I would also have to credit my physical well-being to my work week diet (monday- friday); I’ve always known that it’s pretty much 75% diet and 25% exercise. I have hypertension so when my cardiologist told me I’d have to change my diet last summer, I made pretty dramatic changes. I dropped seven pounds, two pant sizes, chubby cheeks, and my double-chin (this was never my goal, it was merely a side benefit of getting healthy) by switching to salads (greens, with colorful veggies—sometimes I add wheat pasta or organic tofu to keep it interesting) for my lunch meal. I stopped eating sandwiches and chips for lunch. I made my own seasoning, without salt. I check all labels for sodium content. I do most of my grocery shopping at either Trader Joe’s or Sprouts. It’s a challenge, but with careful planning, I manage pretty well. The food prep can be a pain in the butt, sometimes, I’m not gonna lie. (This year, I took the extra step and limited my meat intake to once a day. I also make my own salad dressing, too.)
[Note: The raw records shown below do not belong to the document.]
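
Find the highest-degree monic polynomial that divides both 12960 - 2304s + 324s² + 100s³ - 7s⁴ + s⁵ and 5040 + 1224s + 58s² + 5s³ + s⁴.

Repeated division with remainder:
  s⁵ - 7s⁴ + 100s³ + 324s² - 2304s + 12960 = (s - 12)(s⁴ + 5s³ + 58s² + 1224s + 5040) + (102s³ - 204s² + 7344s + 73440)
  s⁴ + 5s³ + 58s² + 1224s + 5040 = ((1/102)s + 7/102)(102s³ - 204s² + 7344s + 73440) + (0)
Last nonzero remainder: 102s³ - 204s² + 7344s + 73440. Dividing through by 102 gives the monic gcd s³ - 2s² + 72s + 720.

720 + 72s - 2s² + s³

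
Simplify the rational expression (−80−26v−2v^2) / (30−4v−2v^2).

Euclidean algorithm in ℚ[v]:
  −2v^2−26v−80 = (−2v^2−4v+30) + (−22v−110)
  −2v^2−4v+30 = ((1/11)v−3/11)(−22v−110) + (0)
Last nonzero remainder: −22v−110. Dividing through by −22 gives the monic gcd v+5.
Cancel v+5 from numerator and denominator to get the reduced form.

(8+v)/(−3+v)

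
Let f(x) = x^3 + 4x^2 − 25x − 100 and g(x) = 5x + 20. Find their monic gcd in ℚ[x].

By polynomial division,
  x^3 + 4x^2 − 25x − 100 = ((1/5)x^2 − 5)(5x + 20) + (0)
Last nonzero remainder: 5x + 20. Dividing through by 5 gives the monic gcd x + 4.

x + 4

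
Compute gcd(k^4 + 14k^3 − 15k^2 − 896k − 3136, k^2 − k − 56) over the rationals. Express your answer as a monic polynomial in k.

k^2 − k − 56

Apply the Euclidean algorithm:
  k^4 + 14k^3 − 15k^2 − 896k − 3136 = (k^2 + 15k + 56)(k^2 − k − 56) + (0)
The last nonzero remainder k^2 − k − 56 is already monic.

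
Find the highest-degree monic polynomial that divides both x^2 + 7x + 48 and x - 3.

Apply the Euclidean algorithm:
  x^2 + 7x + 48 = (x + 10)(x - 3) + (78)
  x - 3 = ((1/78)x - 1/26)(78) + (0)
The last nonzero remainder is the constant 78, so the polynomials are coprime and gcd = 1.

1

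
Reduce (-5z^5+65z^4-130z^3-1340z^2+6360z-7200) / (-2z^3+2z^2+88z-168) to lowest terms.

(5z^3-25z^2-130z+600)/(2z+14)

By polynomial division,
  -5z^5+65z^4-130z^3-1340z^2+6360z-7200 = ((5/2)z^2-30z+145)(-2z^3+2z^2+88z-168) + (1430z^2-11440z+17160)
  -2z^3+2z^2+88z-168 = (-(1/715)z-7/715)(1430z^2-11440z+17160) + (0)
Last nonzero remainder: 1430z^2-11440z+17160. Dividing through by 1430 gives the monic gcd z^2-8z+12.
Cancel z^2-8z+12 from numerator and denominator to get the reduced form.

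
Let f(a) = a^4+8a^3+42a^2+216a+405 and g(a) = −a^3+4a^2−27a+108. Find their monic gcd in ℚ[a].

a^2+27

Apply the Euclidean algorithm:
  a^4+8a^3+42a^2+216a+405 = (−a−12)(−a^3+4a^2−27a+108) + (63a^2+1701)
  −a^3+4a^2−27a+108 = (−(1/63)a+4/63)(63a^2+1701) + (0)
Last nonzero remainder: 63a^2+1701. Dividing through by 63 gives the monic gcd a^2+27.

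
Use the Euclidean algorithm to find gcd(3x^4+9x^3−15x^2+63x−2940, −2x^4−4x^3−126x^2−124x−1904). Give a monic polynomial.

x^2+x+28

By polynomial division,
  3x^4+9x^3−15x^2+63x−2940 = (−3/2)(−2x^4−4x^3−126x^2−124x−1904) + (3x^3−204x^2−123x−5796)
  −2x^4−4x^3−126x^2−124x−1904 = (−(2/3)x−140/3)(3x^3−204x^2−123x−5796) + (−9728x^2−9728x−272384)
  3x^3−204x^2−123x−5796 = (−(3/9728)x+207/9728)(−9728x^2−9728x−272384) + (0)
Last nonzero remainder: −9728x^2−9728x−272384. Dividing through by −9728 gives the monic gcd x^2+x+28.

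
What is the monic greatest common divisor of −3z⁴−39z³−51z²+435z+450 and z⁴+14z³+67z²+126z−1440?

Apply the Euclidean algorithm:
  −3z⁴−39z³−51z²+435z+450 = (−3)(z⁴+14z³+67z²+126z−1440) + (3z³+150z²+813z−3870)
  z⁴+14z³+67z²+126z−1440 = ((1/3)z−12)(3z³+150z²+813z−3870) + (1596z²+11172z−47880)
  3z³+150z²+813z−3870 = ((1/532)z+43/532)(1596z²+11172z−47880) + (0)
Last nonzero remainder: 1596z²+11172z−47880. Dividing through by 1596 gives the monic gcd z²+7z−30.

z²+7z−30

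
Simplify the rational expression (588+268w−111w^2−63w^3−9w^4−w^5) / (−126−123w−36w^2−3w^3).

Repeated division with remainder:
  −w^5−9w^4−63w^3−111w^2+268w+588 = ((1/3)w^2−w+58/3)(−3w^3−36w^2−123w−126) + (504w^2+2520w+3024)
  −3w^3−36w^2−123w−126 = (−(1/168)w−1/24)(504w^2+2520w+3024) + (0)
Last nonzero remainder: 504w^2+2520w+3024. Dividing through by 504 gives the monic gcd w^2+5w+6.
Cancel w^2+5w+6 from numerator and denominator to get the reduced form.

(−98+37w+4w^2+w^3)/(21+3w)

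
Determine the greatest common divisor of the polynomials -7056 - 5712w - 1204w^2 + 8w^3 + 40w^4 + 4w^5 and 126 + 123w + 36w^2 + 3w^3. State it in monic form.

Euclidean algorithm in ℚ[w]:
  4w^5 + 40w^4 + 8w^3 - 1204w^2 - 5712w - 7056 = ((4/3)w^2 - (8/3)w - 20)(3w^3 + 36w^2 + 123w + 126) + (-324w^2 - 2916w - 4536)
  3w^3 + 36w^2 + 123w + 126 = (-(1/108)w - 1/36)(-324w^2 - 2916w - 4536) + (0)
Last nonzero remainder: -324w^2 - 2916w - 4536. Dividing through by -324 gives the monic gcd w^2 + 9w + 14.

14 + 9w + w^2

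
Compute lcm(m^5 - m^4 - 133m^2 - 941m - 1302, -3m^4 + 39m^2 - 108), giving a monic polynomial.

By polynomial division,
  m^5 - m^4 - 133m^2 - 941m - 1302 = (-(1/3)m + 1/3)(-3m^4 + 39m^2 - 108) + (13m^3 - 146m^2 - 977m - 1266)
  -3m^4 + 39m^2 - 108 = (-(3/13)m - 438/169)(13m^3 - 146m^2 - 977m - 1266) + (-(95460/169)m^2 - (477300/169)m - 572760/169)
  13m^3 - 146m^2 - 977m - 1266 = (-(2197/95460)m + 35659/95460)(-(95460/169)m^2 - (477300/169)m - 572760/169) + (0)
Last nonzero remainder: -(95460/169)m^2 - (477300/169)m - 572760/169. Dividing through by -95460/169 gives the monic gcd m^2 + 5m + 6.
Then lcm(f, g) = f·g / gcd(f, g); expanding and making the result monic gives the answer.

m^7 - 6m^6 + 11m^5 - 139m^4 - 276m^3 + 2605m^2 + 864m - 7812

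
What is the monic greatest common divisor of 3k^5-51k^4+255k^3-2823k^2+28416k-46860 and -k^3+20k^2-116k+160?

Euclidean algorithm in ℚ[k]:
  3k^5-51k^4+255k^3-2823k^2+28416k-46860 = (-3k^2-9k-87)(-k^3+20k^2-116k+160) + (-1647k^2+19764k-32940)
  -k^3+20k^2-116k+160 = ((1/1647)k-8/1647)(-1647k^2+19764k-32940) + (0)
Last nonzero remainder: -1647k^2+19764k-32940. Dividing through by -1647 gives the monic gcd k^2-12k+20.

k^2-12k+20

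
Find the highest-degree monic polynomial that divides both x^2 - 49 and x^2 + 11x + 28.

x + 7

Repeated division with remainder:
  x^2 - 49 = (x^2 + 11x + 28) + (-11x - 77)
  x^2 + 11x + 28 = (-(1/11)x - 4/11)(-11x - 77) + (0)
Last nonzero remainder: -11x - 77. Dividing through by -11 gives the monic gcd x + 7.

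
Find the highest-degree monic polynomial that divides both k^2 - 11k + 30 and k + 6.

Euclidean algorithm in ℚ[k]:
  k^2 - 11k + 30 = (k - 17)(k + 6) + (132)
  k + 6 = ((1/132)k + 1/22)(132) + (0)
The last nonzero remainder is the constant 132, so the polynomials are coprime and gcd = 1.

1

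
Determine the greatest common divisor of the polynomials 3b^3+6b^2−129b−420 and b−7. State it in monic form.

b−7

Repeated division with remainder:
  3b^3+6b^2−129b−420 = (3b^2+27b+60)(b−7) + (0)
The last nonzero remainder b−7 is already monic.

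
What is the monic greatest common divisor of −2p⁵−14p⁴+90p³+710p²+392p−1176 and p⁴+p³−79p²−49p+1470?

Apply the Euclidean algorithm:
  −2p⁵−14p⁴+90p³+710p²+392p−1176 = (−2p−12)(p⁴+p³−79p²−49p+1470) + (−56p³−336p²+2744p+16464)
  p⁴+p³−79p²−49p+1470 = (−(1/56)p+5/56)(−56p³−336p²+2744p+16464) + (0)
Last nonzero remainder: −56p³−336p²+2744p+16464. Dividing through by −56 gives the monic gcd p³+6p²−49p−294.

p³+6p²−49p−294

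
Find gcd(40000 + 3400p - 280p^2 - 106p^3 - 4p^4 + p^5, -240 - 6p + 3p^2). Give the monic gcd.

By polynomial division,
  p^5 - 4p^4 - 106p^3 - 280p^2 + 3400p + 40000 = ((1/3)p^3 - (2/3)p^2 - 10p - 500/3)(3p^2 - 6p - 240) + (0)
Last nonzero remainder: 3p^2 - 6p - 240. Dividing through by 3 gives the monic gcd p^2 - 2p - 80.

-80 - 2p + p^2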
So, why all of this effort? The bigger picture is that I get to spend my days with my family, with a much better quality of life. I am not sickly (maybe a couple colds during the year), I don’t have an auto-immune disease, though I do have numerous, unknown food allergies. I do have some minor pain issues, but they are not what they used to be, pre-ablation. I am aiming for longevity. We have a young son, and I want to be here for him, as long as I can (motivation). I have a family history of heart disease, so I am just trying prevention (listening to my cardiologist was the best thing I ever did). I don’t smoke, I don’t do drugs, I don’t drink alchohol. I am fairly healthy. I want to keep it that way. I also want to do things naturally without the aid or dependence of prescription medicine (I already take a couple, but I don’t want to add to that list). I am proud of the fact that I did all of this on my own.